Gaza sofre com crise humanitária, registra mais de 400 mil deslocados e recebe dura resposta do Egito: ‘Fiquem em sua terra’

Moradores do enclave se abrigam em escolas administradas por agência da ONU; governo brasileiro envia avião para resgatar brasileiros que estão na região

  • Por Jovem Pan
  • 12/10/2023 18h08 - Atualizado em 18/10/2023 15h01
SAID KHATIB / AFP moradores da faixa de gaza Homem palestino sentado com membros de sua família do lado de fora de um prédio destruído por um ataque aéreo israelense em Rafah, no sul da Faixa de Gaza

O confronto entre Israel e o grupo Hamas, que chegou ao seu sexto dia nesta quinta-feira, 12, já deixou mais de 400 mil descolados internos na Faixa de Gaza. Segundo o Escritório das Nações Unidas para Coordenação de Assuntos Humanitários, são 423 mil refugiados internos. Quem ainda está lá, se abriga em escolas administradas por uma agência de ajuda humanitária da ONU e sofre com a ausência de água, eletricidade, comida, medicamento e gás, já que na segunda-feira, 10, o governo israelense decretou cerco total na região em retaliação ao ataque sofrido no sábado pelo Hamas. A situação desencadeou uma crise humanitária que pode ficar ainda pior nos próximos dias, já que Israel ameaça lançar uma grande ofensiva na região.

O Exército israelense, que bombardeia a Faixa de Gaza com uma salva de tiros a cada 30 segundos, cogita realizar uma “manobra terrestre” no território palestino para responder ao que Israel definiu como “o 11 de setembro israelense”. O primeiro ministro Benjamin Netanyahu prometeu “destruir” o movimento palestino, que mantém cerca de 150 reféns desde a incursão no último dia 7. Entre as pessoas que aguardam por ajuda em Gaza, estão alguns brasileiros.

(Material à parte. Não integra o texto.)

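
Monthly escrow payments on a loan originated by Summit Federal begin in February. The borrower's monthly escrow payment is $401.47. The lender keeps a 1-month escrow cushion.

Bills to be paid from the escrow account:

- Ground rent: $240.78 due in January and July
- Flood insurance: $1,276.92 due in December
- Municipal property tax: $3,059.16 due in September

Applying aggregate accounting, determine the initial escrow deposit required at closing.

$562.16

Cushion = 1 × $401.47 = $401.47
Trial balance (start $0, +$401.47 each month, − disbursements):
  Feb: +$401.47 → $401.47
  Mar: +$401.47 → $802.94
  Apr: +$401.47 → $1,204.41
  May: +$401.47 → $1,605.88
  Jun: +$401.47 → $2,007.35
  Jul: +$401.47 − $240.78 → $2,168.04
  Aug: +$401.47 → $2,569.51
  Sep: +$401.47 − $3,059.16 → -$88.18
  Oct: +$401.47 → $313.29
  Nov: +$401.47 → $714.76
  Dec: +$401.47 − $1,276.92 → -$160.69
  Jan: +$401.47 − $240.78 → $0.00
Lowest trial balance = -$160.69 (Dec)
Initial deposit = cushion − low point = $401.47 − (-$160.69) = $562.16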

Nesta quinta-feira, 12, o governo brasileiro enviou mais um avião para a “Operação Voltando em Paz”.

fronteira gaza e egito

Portões fechados da passagem de fronteira de Rafah com o Egito│SAID KHATIB / AFP

Segundo a Força Aérea Brasileira (FAB), o acionamento foi feito em caráter de urgência. A intenção é que os brasileiros saiam da Faixa de Gaza até a fronteira do Egito em um ônibus contratado pela Embaixada do Brasil, utilizando a passagem de Rafah. O ministro das Relações Exteriores, Mauro Vieira, entrou em contato com o ministro dos Negócios Estrangeiros do Egito, Sameh Shoukry, que atendeu ao pedido de ajuda. A saída pelo Egito tem sido a melhor opção para quem está em Gaza. Contudo, há algumas complicações na fronteira. Nesta quinta, por exemplo, o presidente do Egito, Abdel Fattah al Sissi, instou os moradores da Faixa de Gaza a “permanecer em sua terra”, ignorando a pressão para autorizar a saída de civis do território bombardeado por Israel. Segundo Al Sissi, os moradores da região “devem se manter firmes e permanecer em sua terra”. O Egito administra a passagem de Rafah, única entrada para Gaza que não é controlada por Israel.

A Faixa de Gaza é uma área de 360 km², na qual vivem 2,3 milhões de pessoas. Os contantes ataques a região, que está sem acesso à água, energia, alimentação, gás e medicamento, gera preocupação pelas consequências humanitárias e pelos riscos de uma escalada do conflito. Organizações internacionais trabalham para que haja uma trégua e sejam criado corredores humanitários. O Brasil convocou para esta sexta-feira, 13, uma reunião do Conselho de Segurança da ONU (Organização das Nações Unidas) para discutir as questões humanitárias em Gaza e resoluções para o conflito na região. Já são mais de 2.700 mortos.